I have had a long career in human potential, collaborating with two of the great pioneers in psychology — Carl Rogers and Gerald Jampolsky. In directing community based health centers, I have worked with people facing some of the most stressful situations any human being will ever face: from people on AIDS and cancer wards, in grief groups with parents who’d lost children, at San Quentin prison working with ‘lifers,’ in refugee camps in Bosnia and Croatia with people who had lost everything, and with people in organizations overwhelmed by stress and anxiety and coping with a life that is tragically out of balance.
These people have taught me much about stress and the fear that underlies it and how stress and fear block the realization of a higher potential. But more profoundly, they repeatedly re-demonstrated to me the capacity of ordinary human beings to make an extraordinary shift in attitude to transform their experience from feeling overwhelmed by circumstances to a way of being that made them larger than circumstances.
This very shift in attitude generates the spiritual resilience that can move mountains. Stress and fear block spiritual resilience and traps us in the problem. Stress creates a condition in which the brain becomes cognitively predisposed to blindly doing the same useless, unproductive things over and over. We can break that vicious cycle - and relatively easily – by practicing simple principles that support a more peaceful, coherent and open minded way of relating and living. That’s not my opinion; it’s hard science.

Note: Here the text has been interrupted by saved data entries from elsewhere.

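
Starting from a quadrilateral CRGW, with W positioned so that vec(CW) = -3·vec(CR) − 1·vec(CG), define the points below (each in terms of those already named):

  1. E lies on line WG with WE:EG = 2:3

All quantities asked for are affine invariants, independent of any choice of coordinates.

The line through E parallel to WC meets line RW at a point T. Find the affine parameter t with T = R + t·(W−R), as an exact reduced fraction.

t = 11/5

Choose coordinates C = (0, 0), R = (1, 0), G = (0, 1), W = (-3, -1).
1. E lies on line WG with WE:EG = 2:3 ⇒ E = (-9/5, -1/5)
through E parallel to WC: direction (3, 1); meets RW at T = (-39/5, -11/5)
T = R + t·(W−R) with t = 11/5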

I went through my own ordeal with stress and fear. Twenty-five years ago my life was engulfed by a perfect storm of stress. I was fired from a high level job I’d reached after years of climbing the proverbial ladder of success. Nine days later I was diagnosed with a brain tumor. I was the father of four and struggling financially because of a variable mortgage rate that had gone through the roof. To make matters worse, my marriage was on the rocks, in part because for years I’d been wedded to my career more than to my wife. Instead of pulling us closer together, the stress of this situation only widened the cracks in our marriage. During the first few weeks of this storm I was beyond stressed. I was terrified.
Then, in the midst of this calamity I reached a point where I questioned which was worse: the enormous set of problems happening out there or the one enormous problem of fear happening in me. Somehow I managed to raise my mind above the fear and stress to a place of peace and quiet. In the stress-free atmosphere that ensued I began to see things very differently. I could actually recognize steps I could take that could open to possibilities and opportunities, all of which fear and stress obscured. I realized that when I was frightened all I was able see were problems cast in gloom and doom. The contrast between fear and peace was vivid and palpable, like night and day. I made a decision to work at letting go of fear whenever it raised its ugly head and to strengthen my willingness to be at peace as I faced whatever I had to face that day. I was determined to give my head every chance to heal. I was surprised and relieved to discover that choosing to be at peace wasn’t as hard as I thought. Actually, it made everything easier. Eventually, my change in attitude changed the outcome. The surgery was a complete success, sparing me a life of disability and my career took a whole new direction, one more aligned with my heart. None of this would have happened had I remained stressed and frightened.
Take this to heart: You don’t have to lose everything and then have an epiphany to gain the insight that can end stress as you’ve known it. You simply have to value peace more than fear. You simply need to make peace first and foremost as you approach life.